The regulation is put in place to protect investors from excessive risk taking. The SEC believes that individuals who engage in frequent day trading are more likely to take on excessive risk and incur significant financial losses.
How to Avoid PDT
There are a few ways to avoid the Pattern Day Trading restrictions. Here are a few:
Open a Cash Account: If you open a cash account, you won't be subject to the PDT restrictions. In a cash account, you must pay for the full value of any stock you purchase before you can sell it.
Increase Your Account Balance: If you increase your account balance to $25,000 or more, you will no longer be subject to the PDT restrictions.
Wait 5 Days: If you make a day trade, you can wait 5 days before making another day trade. This will reset the PDT counter.

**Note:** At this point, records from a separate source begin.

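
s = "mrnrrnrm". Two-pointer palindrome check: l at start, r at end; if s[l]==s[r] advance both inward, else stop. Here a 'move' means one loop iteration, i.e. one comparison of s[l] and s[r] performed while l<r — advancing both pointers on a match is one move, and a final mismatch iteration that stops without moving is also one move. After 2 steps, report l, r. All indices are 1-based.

l=3, r=6

l=1 r=8: 'm'=='m', l++,r--
l=2 r=7: 'r'=='r', l++,r--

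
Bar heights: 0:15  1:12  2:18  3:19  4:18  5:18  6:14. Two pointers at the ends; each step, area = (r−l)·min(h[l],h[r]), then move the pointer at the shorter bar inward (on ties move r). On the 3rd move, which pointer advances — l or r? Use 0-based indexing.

l=0 r=6: min(15,14)*6=84 best=84 *, r--
l=0 r=5: min(15,18)*5=75 best=84, l++
l=1 r=5: min(12,18)*4=48 best=84, l++

l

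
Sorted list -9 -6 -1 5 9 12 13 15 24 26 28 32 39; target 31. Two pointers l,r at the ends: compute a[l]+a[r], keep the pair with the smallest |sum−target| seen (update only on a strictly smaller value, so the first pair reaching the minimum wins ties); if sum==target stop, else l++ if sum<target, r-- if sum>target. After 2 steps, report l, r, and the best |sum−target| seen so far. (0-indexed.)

l=1, r=11, best |Δ|=1

[0,12] -9+39=30 d=1 * → l++
[1,12] -6+39=33 d=2 → r--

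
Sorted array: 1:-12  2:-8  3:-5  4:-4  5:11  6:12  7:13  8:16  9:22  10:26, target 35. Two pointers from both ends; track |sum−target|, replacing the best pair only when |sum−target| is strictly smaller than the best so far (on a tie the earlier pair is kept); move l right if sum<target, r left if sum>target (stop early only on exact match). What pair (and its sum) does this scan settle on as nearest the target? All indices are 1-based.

l=1 r=10: -12+26=14 d=21 *, l++
l=2 r=10: -8+26=18 d=17 *, l++
l=3 r=10: -5+26=21 d=14 *, l++
l=4 r=10: -4+26=22 d=13 *, l++
l=5 r=10: 11+26=37 d=2 *, r--
l=5 r=9: 11+22=33 d=2, l++
l=6 r=9: 12+22=34 d=1 *, l++
l=7 r=9: 13+22=35 d=0 *, stop

pair (13, 22) with sum 35 (|Δ|=0)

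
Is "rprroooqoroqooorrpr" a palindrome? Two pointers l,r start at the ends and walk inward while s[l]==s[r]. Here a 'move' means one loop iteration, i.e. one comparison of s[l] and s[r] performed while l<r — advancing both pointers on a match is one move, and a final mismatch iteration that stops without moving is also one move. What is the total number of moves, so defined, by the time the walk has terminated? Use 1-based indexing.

[1,19] 'r'=='r' → l++,r--
[2,18] 'p'=='p' → l++,r--
[3,17] 'r'=='r' → l++,r--
[4,16] 'r'=='r' → l++,r--
[5,15] 'o'=='o' → l++,r--
[6,14] 'o'=='o' → l++,r--
[7,13] 'o'=='o' → l++,r--
[8,12] 'q'=='q' → l++,r--
[9,11] 'o'=='o' → l++,r--

9 moves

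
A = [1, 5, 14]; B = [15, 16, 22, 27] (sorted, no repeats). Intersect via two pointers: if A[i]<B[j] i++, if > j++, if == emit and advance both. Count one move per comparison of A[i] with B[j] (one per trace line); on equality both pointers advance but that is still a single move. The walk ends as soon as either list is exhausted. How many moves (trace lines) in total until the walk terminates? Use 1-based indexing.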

Off-Shore Broker: Brokers such as CMEG accept US clients and as they are not regulated by the US there is no PDT, however, there are still risks with this, for example, its regulated off-shore, therefor if the broker goes bankrupt you may lose your capital. Another risk is that your strategy may not be profitable using an off-shore broker as fees are usually much higher, and considering you won't have $25,000 it will most likely take up a large amount of your profits
Pros of Pattern Day Trading:
Protects inexperienced traders: The PDT rule is designed to prevent traders who are new to the market and have limited capital from making impulsive and risky trades that could result in significant losses.
Promotes financial stability: By reducing the likelihood of large losses, the PDT rule helps to promote stability in the financial markets and protects the overall system from excessive risk.
Cons of Pattern Day Trading:
Limits flexibility: The PDT rule restricts traders from executing more than three day trades within a five-day period, which can limit their flexibility and prevent them from taking advantage of short-term market opportunities.
Can be restrictive for experienced traders: The PDT rule applies to all traders, regardless of their experience level, which can be frustrating for traders who have a solid understanding of the markets and risk management strategies.
Discourages market participation: By making it harder for traders to participate in the market, the PDT rule may discourage some traders from entering the market and limit liquidity.
In conclusion, the PDT rule has both positive and negative aspects. While it is designed to protect inexperienced traders, it can also limit the flexibility and market participation of more experienced traders. To avoid the PDT rule, traders can opt to trade in a cash account or build their equity in a margin account to over $25,000.